Satisfaction

This entry is part 15 of 34 in the series The Life Impossible

It was a lovely letter. Any letter that gives you a car in the postscript has its bonuses. But I must admit it made me feel exhausted, troubled, and even more confused than I had been to begin with.

I don’t have long left… Well, that answered one thing, I realized, as my heart drummed away. She knew she was going to die. But she didn’t mention an illness or give any other reason, and it seemed a very long way off a suicide note. Someone once told me the way to die happy is to die complete. To live like you eat a delicious meal. To devour and enjoy every course so that when you have finished, you are full and enjoyed every mouthful, but aren’t too sad there is no more. It seemed that Christina, after a mediocre starter, may have had a satisfying main course and dessert, and left this planet content.

I reread her recommendations. I felt, somehow, they were more than recommendations. I felt they were signposts to something I wasn’t yet able to understand. So, even though I was hardly in the mood to be a proper tourist, I thought I would take what she was saying – or half saying – in the letter seriously. I looked again at her advice.

A lot of the things had to be ruled out instantly. There was no way, for instance, I was going to go scuba diving. I was pretty sure it wasn’t advisable to start at the age of seventy-two. And even with my new legs, I very much doubted I would ever dance again. After all, I hadn’t danced since 1992. Never mind the seagrass. I felt like I was the oldest living organism on Earth.

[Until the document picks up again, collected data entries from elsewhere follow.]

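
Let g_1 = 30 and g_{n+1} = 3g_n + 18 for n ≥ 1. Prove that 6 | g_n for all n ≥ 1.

Base case: g_1 = 30 = 6·5, so 6 | g_1.
Assume 6 | g_r, so g_r = 6t for some integer t.
Then g_{r+1} = 3g_r + 18 = 3·(6t) + 18 = 6(3t + 3), so 6 | g_{r+1}.
By induction, 6 | g_n for all n ≥ 1.

6 | g_n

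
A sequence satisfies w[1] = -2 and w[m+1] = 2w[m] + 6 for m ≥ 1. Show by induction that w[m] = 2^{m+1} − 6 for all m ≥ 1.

Base case: w[1] = -2, and 2^{1+1} − 6 = 4 − 6 = -2.
Assume w[k] = 2^{k+1} − 6 for some k ≥ 1.
Then w[k+1] = 2w[k] + 6 = 2·(2^{k+1} − 6) + 6 = 2^{k+2} − 12 + 6 = 2^{k+2} − 6.
This completes the inductive step, so w[m] = 2^{m+1} − 6 for all m ≥ 1.

w[m] = 2^{m+1} − 6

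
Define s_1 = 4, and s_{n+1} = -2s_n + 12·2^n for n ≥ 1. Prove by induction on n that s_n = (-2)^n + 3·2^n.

Base case: s_1 = 4, and (-2)^1 + 3·2^1 = -2 + 6 = 4.
Assume s_r = (-2)^r + 3·2^r for some r ≥ 1.
Then s_{r+1} = -2s_r + 12·2^r = -2·((-2)^r + 3·2^r) + 12·2^r = (-2)^{r+1} − 6·2^r + 12·2^r = (-2)^{r+1} + 6·2^r = (-2)^{r+1} + 3·2^{r+1}.
Hence s_n = (-2)^n + 3·2^n for every n ≥ 1, by induction.

s_n = (-2)^n + 3·2^n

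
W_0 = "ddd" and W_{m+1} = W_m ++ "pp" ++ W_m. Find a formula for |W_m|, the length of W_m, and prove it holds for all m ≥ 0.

Claim: |W_m| = 5·2^m − 2.

Base case: |W_0| = 3, and 5·2^0 − 2 = 3.
Assume |W_k| = 5·2^k − 2.
Then |W_{k+1}| = |W_k| + 2 + |W_k| = 2|W_k| + 2 = 2(5·2^k − 2) + 2 = 5·2^{k+1} − 4 + 2 = 5·2^{k+1} − 2.
By induction, |W_m| = 5·2^m − 2 for all m ≥ 0.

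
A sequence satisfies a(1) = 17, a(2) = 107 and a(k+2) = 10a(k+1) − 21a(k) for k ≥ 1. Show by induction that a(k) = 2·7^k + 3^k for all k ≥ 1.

Base cases: a(1) = 17 and 2·7^1 + 3^1 = 17; a(2) = 107 and 2·7^2 + 3^2 = 107.
Assume a(j) = 2·7^j + 3^j for all 1 ≤ j ≤ m, where m ≥ 2.
Then a(m+1) = 10a(m) − 21a(m−1) = 10·(2·7^m + 3^m) − 21·(2·7^{m−1} + 3^{m−1}) = 2·(10·7 − 21)7^{m−1} + (10·3 − 21)3^{m−1} = 98·7^{m−1} + 9·3^{m−1} = 2·7^{m+1} + 3^{m+1}.
So the formula holds for m+1, and by strong induction a(k) = 2·7^k + 3^k for all k ≥ 1.

a(k) = 2·7^k + 3^k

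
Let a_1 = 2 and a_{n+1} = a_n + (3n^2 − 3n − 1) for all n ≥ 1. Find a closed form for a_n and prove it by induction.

Claim: a_n = n^3 − 3n^2 + n + 3.

Base case: a_1 = 2, and 1^3 − 3·1^2 + 1 + 3 = 2.
Assume a_r = r^3 − 3r^2 + r + 3.
Then a_{r+1} = a_r + (3r^2 − 3r − 1) = (r^3 − 3r^2 + r + 3) + (3r^2 − 3r − 1) = r^3 − 2r + 2,
and (r+1)^3 − 3·(r+1)^2 + (r+1) + 3 = r^3 − 2r + 2.
Hence a_n = n^3 − 3n^2 + n + 3 for every n ≥ 1, by induction.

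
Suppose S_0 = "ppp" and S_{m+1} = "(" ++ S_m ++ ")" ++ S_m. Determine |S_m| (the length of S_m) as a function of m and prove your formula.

Claim: |S_m| = 5·2^m − 2.

Base case: |S_0| = 3, and 5·2^0 − 2 = 3.
Assume |S_j| = 5·2^j − 2.
Then |S_{j+1}| = 1 + |S_j| + 1 + |S_j| = 2|S_j| + 2 = 2(5·2^j − 2) + 2 = 5·2^{j+1} − 4 + 2 = 5·2^{j+1} − 2.
This completes the inductive step, so |S_m| = 5·2^m − 2 for all m ≥ 0.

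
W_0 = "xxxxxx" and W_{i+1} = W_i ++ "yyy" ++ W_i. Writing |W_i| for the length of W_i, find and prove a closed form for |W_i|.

Claim: |W_i| = 9·2^i − 3.

Base case: |W_0| = 6, and 9·2^0 − 3 = 6.
Assume |W_k| = 9·2^k − 3.
Then |W_{k+1}| = |W_k| + 3 + |W_k| = 2|W_k| + 3 = 2(9·2^k − 3) + 3 = 9·2^{k+1} − 6 + 3 = 9·2^{k+1} − 3.
So the formula holds for k+1, and by induction |W_i| = 9·2^i − 3 for all i ≥ 0.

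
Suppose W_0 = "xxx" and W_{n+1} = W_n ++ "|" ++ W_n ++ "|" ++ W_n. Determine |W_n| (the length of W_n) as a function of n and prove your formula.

Claim: |W_n| = 4·3^n − 1.

Base case: |W_0| = 3, and 4·3^0 − 1 = 3.
Assume |W_k| = 4·3^k − 1.
Then |W_{k+1}| = 3|W_k| + 2 = 3(4·3^k − 1) + 2 = 4·3^{k+1} − 3 + 2 = 4·3^{k+1} − 1.
By induction, |W_n| = 4·3^n − 1 for all n ≥ 0.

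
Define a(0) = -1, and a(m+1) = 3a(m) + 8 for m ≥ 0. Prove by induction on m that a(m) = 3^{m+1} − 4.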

The one part that really stood out was the bit about keeping your mind open. I suppose it was a normal thing to say, especially after the mention of scuba diving. But that, and the reference to some of the strange tales being true, and the cosmic books around the place, made me wonder if Christina had come here and taken too many drugs and got into some mystical mumbo jumbo. She had, I distinctly remember, been into star signs.

I was being judgmental. It was a bad habit I’d got into after festering in my bungalow for too long on my own. I calmed myself down and went to the bedroom and unpacked my suitcase. The wardrobe, like the rest of the house, was a bit tatty. It had scratches all over the wood.

The first item I unpacked was a dressing gown. I would say it took up about 28 percent of the entire case. It had been Karl’s dressing gown. I couldn’t leave it or get rid of it. I needed it, even in the heat of the Mediterranean. After he’d died, I often pressed my face into it. And wearing it was the closest thing to a hug from him. Ridiculous, I know, but everything is ridiculous after a certain point in life. I’d also brought with me Daniel’s drawing of a bluebird. The one he drew me for Mother’s Day. We’d had it in a frame for years, and I’d wanted to take one thing of his with me.

There is a comfort in unpacking, Maurice. I recommend that whenever you arrive at a new place, unpack with great care. It gives a sense of order and ritual to the new. And so I sorted my clothes as carefully as if leading a tea ceremony for a Ming emperor. I don’t know why I was surprised to see Christina’s clothes in the wardrobe. Maybe I felt someone would have been in to sort them out.

They were colorful and bright and the kind of things that flew off the rails at the charity shop when the students came in. It was sad to see these kaleidoscopic outfits pressed together, a concertina of colorful ghosts. A spectrum of personalities I never knew. And then, after I placed all my clothes in there, I realized how drab they looked. All muted creams and corals and lilacs next to her indigos and yellows. It looked wrong, our clothes side by side. Like I had just put mashed potato on a fruit salad.

I then lay on the bed and tried to have a nap but couldn’t. Well, actually, I think I did doze off for a couple of seconds, but I soon woke up, achy, my back ill-attuned to the mattress and with my mind contemplating what she might have meant when she wrote keep your mind open.

Cars sped by on the main road, a kind of white noise I found soothing. And I needed soothing, as I wondered what the hell had happened to Christina and why she had chosen me.

It is hard to explain what I was feeling. Vulnerable, I suppose. And alone. The nightclubs, beach clubs, luxury villas, sunset bars, yoga retreats, mega hotels, and Michelin-starred restaurants the island was now famous for may as well have existed in another universe.